Cinema: modo de fazer (publicado originalmente em 5/9/2020)
Em 2001, Eduardo Coutinho (1933-2014) encontrou no Edifício Master o local para realizar o próximo trabalho: o documentário que mostraria diferentes faces dos moradores.
Como se sabe, o longa-metragem foi lançado em 2002 e até hoje é referência de filmagem, característica comum pela qualidade cotidianamente esbanjada por Coutinho em suas produções.
Ao mesmo tempo em que labutava e quebrava a cabeça para confeccionar o filme, a cineasta Beth Formaggini, uma das auxiliares do documentarista em 'Edifício Master', aproveitou para filmá-lo. As imagens se transformaram em outro produto: 'Apartamento 608: Coutinho.doc', em parceria com o Canal Brasil.
São momentos únicos de Coutinho e o seu modo de fazer cinema: as dúvidas, as tensões, as discussões, as trocas de ideias, as fraquezas, a quase desistência, enfim, tudo está captado pelas lentes de Beth. Por exemplo: com apenas 6 dias de filmagens, ele já demonstrava o desejo de abandonar o projeto - 'Não vai dar. Os depoimentos são fracos e não achamos nada de importante', diz.
'O que fazer? Vamos ligar pro João e falar que desistimos? Vamos devolver o dinheiro pra ele?'. No caso, o João citado é o Moreira Sales, também cineasta e o produtor de 'Edifício Master' com sua empresa VideoFilmes.
Nos debates com a equipe, Coutinho se fazia de vítima para ouvir os argumentos dos colegas. Geralmente se convencia. O plano para filmar o tal prédio foi bem simples: alugar um apartamento (o 608) e durante alguns dias descobrir personagens que 'tinham algo a dizer'. 'São pessoas comuns que têm histórias comuns.
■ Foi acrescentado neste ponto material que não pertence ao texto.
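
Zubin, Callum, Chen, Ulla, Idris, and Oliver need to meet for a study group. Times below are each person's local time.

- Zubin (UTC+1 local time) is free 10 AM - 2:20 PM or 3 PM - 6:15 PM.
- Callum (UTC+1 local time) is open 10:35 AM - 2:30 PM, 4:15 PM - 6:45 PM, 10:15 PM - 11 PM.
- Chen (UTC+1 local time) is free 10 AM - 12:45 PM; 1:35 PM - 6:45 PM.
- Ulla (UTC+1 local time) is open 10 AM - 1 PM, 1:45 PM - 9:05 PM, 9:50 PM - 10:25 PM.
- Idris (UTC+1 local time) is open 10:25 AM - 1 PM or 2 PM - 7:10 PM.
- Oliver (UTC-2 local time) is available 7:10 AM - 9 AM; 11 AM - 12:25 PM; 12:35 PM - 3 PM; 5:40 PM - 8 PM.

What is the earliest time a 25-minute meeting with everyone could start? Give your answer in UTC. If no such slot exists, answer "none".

09:35

Zubin in UTC: 09:00-13:20, 14:00-17:15 (subtract 1h to convert from UTC+1).
Callum in UTC: 09:35-13:30, 15:15-17:45, 21:15-22:00 (subtract 1h to convert from UTC+1).
Chen in UTC: 09:00-11:45, 12:35-17:45 (subtract 1h to convert from UTC+1).
Ulla in UTC: 09:00-12:00, 12:45-20:05, 20:50-21:25 (subtract 1h to convert from UTC+1).
Idris in UTC: 09:25-12:00, 13:00-18:10 (subtract 1h to convert from UTC+1).
Oliver in UTC: 09:10-11:00, 13:00-14:25, 14:35-17:00, 19:40-22:00 (add 2h to convert from UTC-2).
Zubin ∩ Callum: 09:35-13:20, 15:15-17:15.
Zubin ∩ Callum ∩ Chen: 09:35-11:45, 12:35-13:20, 15:15-17:15.
Zubin ∩ Callum ∩ Chen ∩ Ulla: 09:35-11:45, 12:45-13:20, 15:15-17:15.
Zubin ∩ Callum ∩ Chen ∩ Ulla ∩ Idris: 09:35-11:45, 13:00-13:20, 15:15-17:15.
Zubin ∩ Callum ∩ Chen ∩ Ulla ∩ Idris ∩ Oliver: 09:35-11:00, 13:00-13:20, 15:15-17:00.
The first common window of at least 25 minutes is 09:35-11:00, so the earliest start is 09:35.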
Não adianta ficar fazendo perguntas bobas a elas', analisa Coutinho, que em um bar dá uma dica valiosa: 'Não se deve por artigo em título de filme. Tem que ser seco, na lata'. Neste mesmo dia, especulou-se um outro nome ao documentário em andamento: 'Conjugado'.
'É uma palavra ótima, porque engloba várias coisas. Gostei dela', comemora o diretor. 'Apartamento 608' foi de certa forma a homenagem necessária a um homem que viveu o cinema em película durante toda a vida. Coutinho não ligava para o pensamento alheiro.
A partir da década de 1980 tinha somente um pensamento na cuca: explorar o ser humano em seus sonhos, opiniões, delírios e emoções. Pôs a câmera para gravar faxineiras, empresários, desempregados, sindicalistas, cantores, atores, depressivos, felizes, trágicos etc. O interesse por obras de ficção estava próximo ao zero. Coutinho era teimoso, no bom sentido. Duração: 68 minutos. Cotação: ótimo.